Le pauvre homme avait perdu sa femme bien jeune mais ne s’était jamais remarié. C’était un être mélancolique mais doux que tous ses voisins appréciaient.

Le charpentier avait pour seul compagnon une chatte écaille de tortue qu’il avait recueillie alors qu’elle était encore un chaton.

Tous les matins, avant de partir travailler, il remplissait son bol de riz blanc. Et tous les soirs, sur le chemin du retour, il lui achetait du poisson frais à la poissonnerie.

Le charpentier avait même poli un morceau de cèdre parfumé pour en faire un confortable panier.

Grâce à tous ces bons soins, le manteau de la chatte tricolore était toujours souple et brillant. Après dîner, l’homme aimait à s’asseoir sur son porche, pour admirer la lune. Apaisé, il caressait distraitement la fourrure soyeuse de ses doigts calleux et la chatte ronronnait encore et encore.

Mais le temps passa et un jour, le charpentier du consulter un médecin :

– Sensei, il y a quelque chose de bizarre avec mes yeux : le monde est de plus en plus flou.

Le docteur l’examina avant de soupirer tristement :

– Je suis vraiment, vraiment désolé. Mais il n’existe aucun remède contre cette maladie.

En quelques mois, le charpentier devint complètement aveugle.

Comme il ne pouvait plus travailler, il dut bientôt vendre tout ce qu’il possédait et compter sur la charité de ses voisins et des moines pour survivre.

Pourtant, malgré sa pauvreté, l’homme continuait à mettre de côté les plus beaux morceaux pour son chat adoré.

– Je prendrais toujours soin de toi, quoi qu’il advienne.

L’automne passa et l’hiver vint s’installer. En dépit de la bonne volonté des uns et des autres, la vie était de plus en plus dure pour l’ancien charpentier.

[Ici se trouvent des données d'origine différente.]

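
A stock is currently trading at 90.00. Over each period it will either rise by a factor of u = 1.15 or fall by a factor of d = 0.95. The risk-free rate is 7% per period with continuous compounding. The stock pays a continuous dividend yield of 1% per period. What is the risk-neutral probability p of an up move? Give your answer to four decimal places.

p = 0.5592

Per-period risk-free factor R = e^0.07 = 1.0725; dividend-adjusted growth = e^(0.07−0.01) = 1.0618.
Risk-neutral probability p = (1.0618 − 0.95)/(1.15 − 0.95) = 0.1118/0.2000 = 0.5592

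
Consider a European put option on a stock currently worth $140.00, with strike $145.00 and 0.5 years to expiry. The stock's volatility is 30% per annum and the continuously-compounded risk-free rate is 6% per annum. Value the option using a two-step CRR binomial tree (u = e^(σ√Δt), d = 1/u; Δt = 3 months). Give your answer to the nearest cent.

CRR parameters: u = e^(σ√Δt) = e^(0.3·√0.25) = 1.1618, d = 1/u = 0.8607
Per-period rate: rΔt = 0.06·0.25 = 0.015, so R = e^0.015 = 1.0151
Risk-neutral probability p = (e^0.015 − 0.8607)/(1.1618 − 0.8607) = 0.1544/0.3011 = 0.5128
Terminal stock prices: S_uu = 189, S_ud = 140, S_dd = 103.7
Terminal payoffs (K − S): max(-43.98, 0) = 0, max(5, 0) = 5, max(41.29, 0) = 41.29
Node u (S = 162.7): V_u = e^(−0.015)·[0.5128·0.0000 + 0.4872·5.0000] = 2.3999
Node d (S = 120.5): V_d = e^(−0.015)·[0.5128·5.0000 + 0.4872·41.2854] = 22.3421
Node 0 (S = 140): V_0 = e^(−0.015)·[0.5128·2.3999 + 0.4872·22.3421] = 11.9362

$11.94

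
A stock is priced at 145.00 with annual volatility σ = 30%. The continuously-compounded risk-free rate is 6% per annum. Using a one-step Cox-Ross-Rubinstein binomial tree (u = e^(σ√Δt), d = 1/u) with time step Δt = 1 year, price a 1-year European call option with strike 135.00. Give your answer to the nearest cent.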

Une nuit glaciale, alors que le pauvre homme était pelotonné avec sa chatte pour essayer de se réchauffer, il éclata soudain en sanglots:

– Qu’allons nous devenir. Mes yeux sont morts, j’ai perdu notre maison et bientôt, je ne pourrais même plus correctement te nourrir.

– Miaou.

Lui répondit la petit chatte, comme si elle comprenait son discours haché de larmes. Le charpentier serra sa seule amie contre lui :

– Je devrais te trouver une bonne famille qui prendrait soin de toi. Mais tu me manquerais tellement…

Entre deux sanglots, le charpentier finit par s’endormir.

Une étrange sensation le réveilla. Une chose de froide et râpeuse touchait ses paupières.

– Mais qu’est-ce que…

Ses mains rencontrèrent une chaude fourrure.

– Oh c’est toi. Mais qu’est ce que tu fabriques ?

Le charpentier tenta de déplacer sa chatte mais elle ne cessait de revenir se tapir près de sa tête.

Elle lui lécha la paupière droite puis la gauche.

Sa langue râpeuse chatouillait la peau sensible et le charpentier ne put s’empêcher de rire:

– Tu es vraiment bizarre toi parfois !

A partir de cette nuit, la chatte prit l’habitude de lécher les paupières du charpentier chaque soir avant d’aller dormir.

– Tu dois penser que je suis un chaton malade sur qui tu dois veiller, n’est ce pas ?

Et puis, un matin, l’homme s’éveilla dans une nébuleuse clarté. Après des mois de ténèbres, il percevait à nouveau la lumière.

Il courut chez le médecin :

– je vous en prie ! Dites moi que je ne rêve pas !

Le docteur n’avait jamais vu une chose pareille :

– Une telle rémission était inespérée. Mais oui : on dirait bien que vos yeux sont en train de se remettre !

Le charpentier reprit espoir.

Chaque jour, le monde redevint un peu plus clair. Jusqu’à ce qu’enfin, le voile ne quitte complètement ses yeux.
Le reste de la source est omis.